|Disciplining Inattentive ADHD versus Disciplining Combined Type ADHD|
I have written before about how ADHD expert Russell Barkley has described a function of our brain that speak to us about what behavior is appropriate. Barkley has examined this trait in people with attention deficit issues and has found that, in people with ADHD, this internal brain voice is faulty. The internalized speech that Barkley is describing is a key part of the executive function known as ‘Self regulation’. It is Barkley’s belief that this particular executive function is a key problem of the combined type of ADHD. Barkley, however, also believes that this internal voice is partially intact in kids with inattentive ADHD and this is the reason why they are often less impulsive, less positional and more self reflective.
Inattentive kids have trouble regulating their attention and motivation but the “internal voice” that speaks to them about appropriate speech and behaviors is loud and clear. I mention these executive function differences because the number one approach to disciplining my inattentive son involves using his intact internal voice and just reasoning with him.
My combined type son tends to be pretty oppositional and argumentative. Reasoning with him, or just talking out our differences, is not an option. I can go to my inattentive son, however, and ask him about his transgressions, discuss with him how best to improve the problematic behavior, and ask him to come up with an appropriate punishment. Believe it or not, he often is more hard on himself than I would be.

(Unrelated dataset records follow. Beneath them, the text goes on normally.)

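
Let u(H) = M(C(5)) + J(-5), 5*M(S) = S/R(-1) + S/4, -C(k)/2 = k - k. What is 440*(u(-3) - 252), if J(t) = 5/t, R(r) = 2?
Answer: -111320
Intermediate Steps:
C(k) = 0 (C(k) = -2*(k - k) = -2*0 = 0)
M(S) = 3*S/20 (M(S) = (S/2 + S/4)/5 = (3*S/4)/5 = 3*S/20)
u(H) = -1 (u(H) = (3/20)*0 + 5/(-5) = 0 + 5*(-⅕) = 0 - 1 = -1)
440*(u(-3) - 252) = 440*(-1 - 252) = 440*(-253) = -111320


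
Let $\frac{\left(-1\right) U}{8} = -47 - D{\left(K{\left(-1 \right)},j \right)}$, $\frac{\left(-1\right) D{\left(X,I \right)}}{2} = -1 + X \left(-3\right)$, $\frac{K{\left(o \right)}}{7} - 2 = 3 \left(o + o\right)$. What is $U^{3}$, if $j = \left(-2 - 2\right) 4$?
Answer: $-862801408$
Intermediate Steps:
$j = -16$ ($j = \left(-4\right) 4 = -16$)
$K{\left(o \right)} = 14 + 42 o$ ($K{\left(o \right)} = 14 + 7 \cdot 3 \left(o + o\right) = 14 + 7 \cdot 3 \cdot 2 o = 14 + 7 \cdot 6 o = 14 + 42 o$)
$D{\left(X,I \right)} = 2 + 6 X$ ($D{\left(X,I \right)} = - 2 \left(-1 + X \left(-3\right)\right) = - 2 \left(-1 - 3 X\right) = 2 + 6 X$)
$U = -952$ ($U = - 8 \left(-47 - \left(2 + 6 \left(14 + 42 \left(-1\right)\right)\right)\right) = - 8 \left(-47 - \left(2 + 6 \left(14 - 42\right)\right)\right) = - 8 \left(-47 - \left(2 + 6 \left(-28\right)\right)\right) = - 8 \left(-47 - \left(2 - 168\right)\right) = - 8 \left(-47 - -166\right) = - 8 \left(-47 + 166\right) = \left(-8\right) 119 = -952$)
$U^{3} = \left(-952\right)^{3} = -862801408$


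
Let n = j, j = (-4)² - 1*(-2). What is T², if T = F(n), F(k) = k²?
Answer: 104976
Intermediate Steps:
j = 18 (j = 16 + 2 = 18)
n = 18
T = 324 (T = 18² = 324)
T² = 324² = 104976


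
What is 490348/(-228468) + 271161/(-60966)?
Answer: -850427477/128970186 ≈ -6.5940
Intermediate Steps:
490348/(-228468) + 271161/(-60966) = 490348*(-1/228468) + 271161*(-1/60966) = -122587/57117 - 10043/2258 = -850427477/128970186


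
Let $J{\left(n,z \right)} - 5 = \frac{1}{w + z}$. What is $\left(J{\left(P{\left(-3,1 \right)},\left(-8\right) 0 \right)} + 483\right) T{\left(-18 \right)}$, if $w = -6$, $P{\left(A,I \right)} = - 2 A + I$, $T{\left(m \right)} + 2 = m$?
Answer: $- \frac{29270}{3} \approx -9756.7$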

When the above strategy does not work, there are other disciplining tools that we have used at our house that have also worked pretty well. Plain, old fashion punishment sometimes are pretty effective. The negative incentives that have motivated him to behave appropriately include:
- · Removing or decreasing his allowance
- · Removing or decreasing his allotted screen time
- · Increased household chores
- · Removing dessert (he absolutely loves dessert)

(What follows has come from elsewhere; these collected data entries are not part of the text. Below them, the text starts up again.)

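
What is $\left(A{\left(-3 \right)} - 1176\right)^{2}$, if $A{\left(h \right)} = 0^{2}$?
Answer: $1382976$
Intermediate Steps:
$A{\left(h \right)} = 0$
$\left(A{\left(-3 \right)} - 1176\right)^{2} = \left(0 - 1176\right)^{2} = \left(-1176\right)^{2} = 1382976$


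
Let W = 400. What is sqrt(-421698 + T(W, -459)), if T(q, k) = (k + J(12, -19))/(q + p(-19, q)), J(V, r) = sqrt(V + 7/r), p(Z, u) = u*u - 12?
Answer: sqrt(-979022106921512811 + 761843*sqrt(4199))/1523686 ≈ 649.38*I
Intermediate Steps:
p(Z, u) = -12 + u**2 (p(Z, u) = u**2 - 12 = -12 + u**2)
T(q, k) = (k + sqrt(4199)/19)/(-12 + q + q**2) (T(q, k) = (k + sqrt(12 + 7/(-19)))/(q + (-12 + q**2)) = (k + sqrt(12 + 7*(-1/19)))/(-12 + q + q**2) = (k + sqrt(12 - 7/19))/(-12 + q + q**2) = (k + sqrt(221/19))/(-12 + q + q**2) = (k + sqrt(4199)/19)/(-12 + q + q**2))
sqrt(-421698 + T(W, -459)) = sqrt(-421698 + (-459 + sqrt(4199)/19)/(-12 + 400 + 400**2)) = sqrt(-421698 + (-459 + sqrt(4199)/19)/(-12 + 400 + 160000)) = sqrt(-421698 + (-459 + sqrt(4199)/19)/160388) = sqrt(-421698 + (-459/160388 + sqrt(4199)/3047372)) = sqrt(-67635299283/160388 + sqrt(4199)/3047372)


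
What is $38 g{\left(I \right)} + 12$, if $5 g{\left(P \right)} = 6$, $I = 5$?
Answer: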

Positive incentives have worked less well but on occasion we have used them with success. Examples of positive incentives include:
- · Increased Screen Time
- · Increased Allowance
- · Buying him a gift.
- · Taking him out to his favorite restaurant
The disciplining of kids with inattentive ADHD can be difficult. Strategies such as the removal of social opportunities or the removal from participation in sports activities, as I discussed in my last post, are often not effective. Punishments such as restriction, detention or “Time Outs” are also sometimes worthless because these kids are especially happiest when they are just left alone. Inattentive kids are generally a bit more cooperative than combined type kids however, so reasoning with them often works as do both negative and positive disciplining strategies.